Mostrou-se ainda confiante de que Portugal não vai “estragar aquilo que deu tanto trabalho a fazer”, e que tem dado “prestígio internacional”. O Presidente da República espera ainda um equilíbrio entre “economia” e “saúde”: “Os portugueses esperam uma saída da pandemia equilibrada, sem facilitismo nem alarmismo”.
Secretário de Estado do Desporto não está “minimamente” preocupado “comparado com as preocupações que já” viveu
Para João Paulo Rebelo, por seu lado, a final da Liga dos Campeões foi um “sucesso desportivo”: “Do ponto de vista económico, também terá sido positivo.
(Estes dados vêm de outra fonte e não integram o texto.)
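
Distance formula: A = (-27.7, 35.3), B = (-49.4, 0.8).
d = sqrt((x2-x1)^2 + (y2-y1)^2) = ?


dx = -49.4 + 27.7 = -21.7
dy = 0.8 - 35.3 = -34.5
d = sqrt(470.89 + 1190.25) = sqrt(1661.14) = 40.7571

40.7571


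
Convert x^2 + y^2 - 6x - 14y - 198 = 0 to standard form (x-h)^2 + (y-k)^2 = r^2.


h = -D/2 = 6/2 = 3
k = -E/2 = 14/2 = 7
r^2 = h^2 + k^2 - F = 9 + 49 + 198 = 256
r = 16

Center (3, 7), radius = 16


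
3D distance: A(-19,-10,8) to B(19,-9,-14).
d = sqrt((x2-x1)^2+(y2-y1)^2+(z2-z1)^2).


dx=38, dy=1, dz=-22
d = sqrt(1444+1+484) = sqrt(1929) = 43.9204

43.9204


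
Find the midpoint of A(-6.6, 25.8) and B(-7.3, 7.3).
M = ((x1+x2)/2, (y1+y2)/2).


Mx = (-6.6 - 7.3)/2 = -13.9/2 = -6.9500
My = (25.8 + 7.3)/2 = 33.1/2 = 16.5500

(-6.9500, 16.5500)


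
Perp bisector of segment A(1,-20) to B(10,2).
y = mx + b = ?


Midpoint = (5.5, -9)
Slope of AB = dy/dx = 22/9 = 2.4444
Perp slope = -dx/dy = -9/22 = -0.4091
b = My - (perp slope)*Mx = -9 + (9*5.5)/22 = -9 + 2.2500 = -6.7500

y = -0.4091x - 6.7500


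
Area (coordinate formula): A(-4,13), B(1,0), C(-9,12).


-4*(0-12) = 48
1*(12-13) = -1
-9*(13-0) = -117
sum = -70
Area = |-70|/2 = 35.0000

35.0000 sq units


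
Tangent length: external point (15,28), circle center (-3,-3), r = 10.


d = sqrt((15+ 3)^2 + (28+ 3)^2) = sqrt(324+961) = 35.8469
L = sqrt(1285.0000 - 100) = sqrt(1185.0000) = 34.4238

34.4238


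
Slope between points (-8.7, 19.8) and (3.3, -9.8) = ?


dy = -9.8 - 19.8 = -29.6
dx = 3.3 + 8.7 = 12.0
m = -29.6/12.0 = -2.4667

m = -2.4667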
Do ponto de vista sanitário, não sou a pessoa indicada para falar”, indicou em entrevista à RTP, acrescentando que o que aconteceu não lhe “preocupa minimamente comparado com as preocupações que já vivi”.
Também em entrevista, mas à SIC, João Paulo Rebelo defendeu que “não há incoerências”. “As pessoas percebem que são testes, que estamos a avaliar. Desta vez tivemos a oportunidade de fazer uma avaliação com um jogo desta natureza”.
Miguel Guimarães: “Foi extraordinariamente grave”
Miguel Guimarães, bastonário da Ordem dos Médicos, por outro lado sinaliza que o que se passou no Porto este fim de semana, no final da Liga dos Campeões, foi “extraordinariamente grave” e destaca a “péssima imagem” que este episódio passa aos portugueses: “Não há sentido de justiça para nós que temos eventos, regras, e de repente vêm cá ingleses e podem fazer aquilo que entendem sem problema rigorosamente nenhum”.
É uma “imagem” e uma “mensagem” errada”. “As pessoas protestam e têm razão”, afirma Miguel Guimarães, que antevê que o Governo “perde alguma autoridade para continuar a defender algumas medidas, porque uma parte grande da população pode, depois, já não levar a sério aquilo que o Governo diz”.